Kurixalus motokawai
- Conservation status: Vulnerable (IUCN 3.1)

Scientific classification
- Kingdom: Animalia
- Phylum: Chordata
- Class: Amphibia
- Order: Anura
- Family: Rhacophoridae
- Genus: Kurixalus
- Species: K. motokawai
- Binomial name: Kurixalus motokawai Nguyen, Matsui & Eto, 2014

= Kurixalus motokawai =

- Authority: Nguyen, Matsui & Eto, 2014
- Conservation status: VU

Species of frog endemic to Vietnam

Kurixalus motokawai, the Kon Tum frilled tree frog, is a species of frog in the family Rhacophoridae. It is endemic to Vietnam's Annamite Mountains. It has been observed between 1050 and 1400 meters above sea level.

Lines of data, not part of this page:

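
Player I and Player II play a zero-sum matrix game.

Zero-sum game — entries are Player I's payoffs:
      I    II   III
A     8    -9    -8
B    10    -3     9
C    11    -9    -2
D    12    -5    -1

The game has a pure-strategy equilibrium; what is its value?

Row minima: -9, -3, -9, -5 → Player I's maximin is -3.
Column maxima: 12, -3, 9 → Player II's minimax is -3.
They coincide at (B, II), so the value is -3.

-3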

The skin of the dorsum is brown in color with darker brown marks. Mitochondrial DNA analysis indicates this frog is most similar to Kurixalus banaensis and Kurixalus viridescens

This frog is found in evergreen forests and scrublands on the slopes of tall hills. It perches .5 to 1 meters above the ground. It has shown some tolerance to habitat disturbance. Scientists believe it may lay eggs in holes in trees that have water in them, like other frogs in Kurixalus.

Scientists classify this as vulnerable to extinction. Its range includes two protected parks: Ngoc Linh Nature Reserve and Kon Ka Kinh National Park. Both these areas are subject to deforestation associated with farming. The construction of hydroelectric dams cause floods and earthquakes in its habitat.